The Long Tail of Marketplaces: A Conversation with Rewarder
I recently had the chance to sit down with Kendall Fargo, CEO and founder of Rewarder. Some of you may remember Fargo from his days leading StepUp Commerce, and early leader in what is now the growing area of real time retail inventory data (i.e. Retailigence). StepUp was acquired by Intuit in 2006.
Fargo first founded Rewarder with the idea of democratizing and flipping the common practice of employer referral bonuses. When I say flip, I mean that job candidates can set bounties for referrals to open positions. That makes a lot of sense in a buyers (employer’s) market when jobs are scarce.
“We were finding that people would put up offers that were equal to an entire paycheck,” said Fargo. This makes sense given how much job candidates will value job placement when they’re in that position. It’s their livelihood and thus something that is very price inelastic. So a marketplace was born.
Fargo and team have since expanded the model in categories and functionality. It now stands as more of an open marketplace for what I’d generally describe as assistance in finding anything.
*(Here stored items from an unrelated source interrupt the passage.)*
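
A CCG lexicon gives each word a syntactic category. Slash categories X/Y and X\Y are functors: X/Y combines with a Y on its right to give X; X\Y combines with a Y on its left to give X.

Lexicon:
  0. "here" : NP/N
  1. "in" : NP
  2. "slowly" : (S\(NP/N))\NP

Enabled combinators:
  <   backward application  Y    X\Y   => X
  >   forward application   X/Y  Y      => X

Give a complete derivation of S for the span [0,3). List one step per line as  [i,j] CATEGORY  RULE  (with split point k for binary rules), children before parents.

[0,3] S   <
  [0,1] "here" : NP/N
  [1,3] S\(NP/N)   <
    [1,2] "in" : NP
    [2,3] "slowly" : (S\(NP/N))\NP

[0,1] NP/N  lex  "here"
[1,2] NP  lex  "in"
[2,3] (S\(NP/N))\NP  lex  "slowly"
[1,3] S\(NP/N)  <  k=2
[0,3] S  <  k=1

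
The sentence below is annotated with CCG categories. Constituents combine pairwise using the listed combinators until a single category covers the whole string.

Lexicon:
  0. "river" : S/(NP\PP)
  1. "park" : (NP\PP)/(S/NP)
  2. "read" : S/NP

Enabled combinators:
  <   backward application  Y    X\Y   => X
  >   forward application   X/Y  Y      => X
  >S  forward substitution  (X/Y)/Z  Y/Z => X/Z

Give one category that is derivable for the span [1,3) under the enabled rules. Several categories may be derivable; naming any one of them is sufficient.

[0,3] S   >
  [0,1] "river" : S/(NP\PP)
  [1,3] NP\PP   >
    [1,2] "park" : (NP\PP)/(S/NP)
    [2,3] "read" : S/NP

NP\PP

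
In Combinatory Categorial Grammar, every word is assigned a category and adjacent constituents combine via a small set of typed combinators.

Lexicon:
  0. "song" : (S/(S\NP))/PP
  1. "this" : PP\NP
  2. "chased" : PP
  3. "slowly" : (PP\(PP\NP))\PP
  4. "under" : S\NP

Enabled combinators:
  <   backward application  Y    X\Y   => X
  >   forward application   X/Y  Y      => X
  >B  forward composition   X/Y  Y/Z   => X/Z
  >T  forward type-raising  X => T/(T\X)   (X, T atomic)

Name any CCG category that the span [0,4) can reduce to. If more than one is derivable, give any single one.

S/(S\NP)

[0,5] S   >
  [0,4] S/(S\NP)   >
    [0,1] "song" : (S/(S\NP))/PP
    [1,4] PP   <
      [1,2] "this" : PP\NP
      [2,4] PP\(PP\NP)   <
        [2,3] "chased" : PP
        [3,4] "slowly" : (PP\(PP\NP))\PP
  [4,5] "under" : S\NP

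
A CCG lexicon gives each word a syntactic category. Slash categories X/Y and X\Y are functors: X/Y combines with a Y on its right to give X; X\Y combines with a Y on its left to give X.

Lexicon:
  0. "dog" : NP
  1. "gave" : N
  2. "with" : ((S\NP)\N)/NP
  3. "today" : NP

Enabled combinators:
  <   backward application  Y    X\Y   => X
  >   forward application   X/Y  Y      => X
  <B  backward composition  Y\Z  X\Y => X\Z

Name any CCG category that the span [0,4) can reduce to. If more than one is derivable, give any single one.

[0,4] S   <
  [0,1] "dog" : NP
  [1,4] S\NP   <
    [1,2] "gave" : N
    [2,4] (S\NP)\N   >
      [2,3] "with" : ((S\NP)\N)/NP
      [3,4] "today" : NP

S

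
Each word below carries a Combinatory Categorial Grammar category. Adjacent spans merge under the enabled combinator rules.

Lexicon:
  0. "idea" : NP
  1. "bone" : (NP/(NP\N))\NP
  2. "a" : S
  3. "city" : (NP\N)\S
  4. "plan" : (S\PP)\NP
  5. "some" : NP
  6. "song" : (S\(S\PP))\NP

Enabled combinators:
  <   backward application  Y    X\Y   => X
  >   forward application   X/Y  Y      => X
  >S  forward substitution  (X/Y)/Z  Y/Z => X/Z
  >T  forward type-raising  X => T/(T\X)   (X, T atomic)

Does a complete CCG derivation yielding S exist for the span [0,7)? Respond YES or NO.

YES

[0,7] S   <
  [0,5] S\PP   <
    [0,4] NP   >
      [0,2] NP/(NP\N)   <
        [0,1] "idea" : NP
        [1,2] "bone" : (NP/(NP\N))\NP
      [2,4] NP\N   <
        [2,3] "a" : S
        [3,4] "city" : (NP\N)\S
    [4,5] "plan" : (S\PP)\NP
  [5,7] S\(S\PP)   <
    [5,6] "some" : NP
    [6,7] "song" : (S\(S\PP))\NP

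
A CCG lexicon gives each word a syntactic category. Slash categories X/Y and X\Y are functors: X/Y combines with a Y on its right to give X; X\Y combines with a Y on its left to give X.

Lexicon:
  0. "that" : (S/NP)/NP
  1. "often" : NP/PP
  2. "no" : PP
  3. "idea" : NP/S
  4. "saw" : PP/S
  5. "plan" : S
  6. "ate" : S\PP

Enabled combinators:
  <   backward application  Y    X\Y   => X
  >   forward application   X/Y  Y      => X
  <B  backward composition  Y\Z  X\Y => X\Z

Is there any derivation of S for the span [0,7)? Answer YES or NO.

YES

[0,7] S   >
  [0,3] S/NP   >
    [0,1] "that" : (S/NP)/NP
    [1,3] NP   >
      [1,2] "often" : NP/PP
      [2,3] "no" : PP
  [3,7] NP   >
    [3,4] "idea" : NP/S
    [4,7] S   <
      [4,6] PP   >
        [4,5] "saw" : PP/S
        [5,6] "plan" : S
      [6,7] "ate" : S\PP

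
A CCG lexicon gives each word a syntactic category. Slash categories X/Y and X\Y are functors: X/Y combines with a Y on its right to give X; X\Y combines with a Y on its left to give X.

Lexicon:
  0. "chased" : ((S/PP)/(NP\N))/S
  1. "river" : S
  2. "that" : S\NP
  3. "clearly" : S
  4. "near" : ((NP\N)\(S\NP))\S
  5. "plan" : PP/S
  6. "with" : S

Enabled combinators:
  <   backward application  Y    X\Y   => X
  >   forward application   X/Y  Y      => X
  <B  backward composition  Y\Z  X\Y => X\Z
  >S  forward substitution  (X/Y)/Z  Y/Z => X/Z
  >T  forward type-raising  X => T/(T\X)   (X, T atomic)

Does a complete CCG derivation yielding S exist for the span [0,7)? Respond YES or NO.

[0,7] S   >
  [0,5] S/PP   >
    [0,2] (S/PP)/(NP\N)   >
      [0,1] "chased" : ((S/PP)/(NP\N))/S
      [1,2] "river" : S
    [2,5] NP\N   <
      [2,3] "that" : S\NP
      [3,5] (NP\N)\(S\NP)   <
        [3,4] "clearly" : S
        [4,5] "near" : ((NP\N)\(S\NP))\S
  [5,7] PP   >
    [5,6] "plan" : PP/S
    [6,7] "with" : S

YES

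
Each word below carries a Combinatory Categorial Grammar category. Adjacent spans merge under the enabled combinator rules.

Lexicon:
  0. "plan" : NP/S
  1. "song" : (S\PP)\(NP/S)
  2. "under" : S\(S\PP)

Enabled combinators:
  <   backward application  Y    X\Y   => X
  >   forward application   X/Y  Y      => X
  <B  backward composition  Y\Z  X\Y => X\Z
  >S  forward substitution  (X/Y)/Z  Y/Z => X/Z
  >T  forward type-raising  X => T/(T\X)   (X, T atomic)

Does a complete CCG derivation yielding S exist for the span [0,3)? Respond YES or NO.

[0,3] S   <
  [0,2] S\PP   <
    [0,1] "plan" : NP/S
    [1,2] "song" : (S\PP)\(NP/S)
  [2,3] "under" : S\(S\PP)

YES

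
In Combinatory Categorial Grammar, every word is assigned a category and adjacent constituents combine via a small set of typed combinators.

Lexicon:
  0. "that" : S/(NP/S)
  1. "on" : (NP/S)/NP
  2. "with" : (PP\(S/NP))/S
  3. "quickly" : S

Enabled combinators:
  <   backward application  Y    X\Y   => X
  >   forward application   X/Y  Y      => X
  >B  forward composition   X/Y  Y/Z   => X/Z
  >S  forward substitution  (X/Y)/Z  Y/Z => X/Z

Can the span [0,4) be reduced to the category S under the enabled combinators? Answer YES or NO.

S/(NP/S) (NP/S)/NP (PP\(S/NP))/S S
CKY chart[0,4] = {PP}; S ∉ chart

NO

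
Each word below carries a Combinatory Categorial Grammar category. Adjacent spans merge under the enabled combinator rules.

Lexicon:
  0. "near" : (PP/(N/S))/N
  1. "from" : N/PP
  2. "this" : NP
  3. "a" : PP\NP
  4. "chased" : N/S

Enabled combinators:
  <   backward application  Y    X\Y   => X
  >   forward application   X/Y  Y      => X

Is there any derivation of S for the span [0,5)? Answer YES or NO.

(PP/(N/S))/N N/PP NP PP\NP N/S
CKY chart[0,5] = {PP}; S ∉ chart

NO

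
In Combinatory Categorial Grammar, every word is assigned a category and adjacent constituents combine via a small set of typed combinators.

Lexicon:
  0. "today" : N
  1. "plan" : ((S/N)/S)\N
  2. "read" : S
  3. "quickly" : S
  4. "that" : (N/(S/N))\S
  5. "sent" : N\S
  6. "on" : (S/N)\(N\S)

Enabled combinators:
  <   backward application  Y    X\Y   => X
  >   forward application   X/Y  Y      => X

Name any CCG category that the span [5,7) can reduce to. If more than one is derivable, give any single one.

S/N

[0,7] S   >
  [0,3] S/N   >
    [0,2] (S/N)/S   <
      [0,1] "today" : N
      [1,2] "plan" : ((S/N)/S)\N
    [2,3] "read" : S
  [3,7] N   >
    [3,5] N/(S/N)   <
      [3,4] "quickly" : S
      [4,5] "that" : (N/(S/N))\S
    [5,7] S/N   <
      [5,6] "sent" : N\S
      [6,7] "on" : (S/N)\(N\S)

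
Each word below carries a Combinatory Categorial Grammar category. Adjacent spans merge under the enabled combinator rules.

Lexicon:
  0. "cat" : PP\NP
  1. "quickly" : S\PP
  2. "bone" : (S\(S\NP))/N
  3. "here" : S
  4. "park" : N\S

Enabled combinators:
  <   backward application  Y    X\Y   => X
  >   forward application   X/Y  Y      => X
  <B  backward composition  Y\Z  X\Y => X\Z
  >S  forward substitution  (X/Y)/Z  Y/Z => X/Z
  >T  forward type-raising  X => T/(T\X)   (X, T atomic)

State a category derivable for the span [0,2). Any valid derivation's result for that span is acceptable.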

Those things could be vacation tips, collectibles, expert advice in obscure areas an anything in between.
A few examples the company gave me of real life success stories include:
— Man looking for a video of a basketball game aired on ESPN 2 over 10 years ago (he played in the game)
— Man looking for recommendations on social services to help an elderly neighbor
— Man looking for someone to proofread his manuscript
— Woman looking for a book from her childhood
— Woman providing a travel itinerary for a 3 day trip to Nashville
The way it works is like a reverse craigslist. Instead of a seller-initiated process of posting what is available. It is a buyer-initiated process of indicating demand and stating a bounty. If you think about it, that product model works better for long tail or obscure needs. And that’s one of the areas where Rewarder shines.
This has attracted lots of experts on certain topics, giving them extra income and playing into their passion to exercise that knowledge. These “solvers” can monitor queries from “seekers” and even set up push alerts for new queries. This makes it similar to Task Rabbit and Zaarly, but less task oriented.
Rewarder works particularly well in categories for which the need is high and the solution is scarce. This causes price to be relatively inelastic for seekers, driving up rewards. The company benefits from this, as it takes a cut of the reward as a fee for creating the marketplace and processing the payment.
The time could also be ideal for Rewarder, given the growth of the “sharing economy” and mobility. The latter creates an environment where seekers and solvers in a time sensitive mode can realize more value in the product. This is similar to the way that eBay has found lots of success in mobile.
Rewarder is also generally interesting in that it solves some of the longstanding deficiencies of search — particularly in long-tail queries. Rather than an algorithmic solution, it makes searching for scarce items more human-based and in that way sidesteps some of the technical challenges of natural language search.
So far there have been $14 million in rewards offered, 500,000 registered members and a 4x increase in users over the past 6 months. Each reward currently sees an average of 7 responses. We expect this growth will continue as virality is inherent in the product. We’ll continue to keep a close eye as this plays out.
Update: Note that the registered user count has been updated from a previous typo.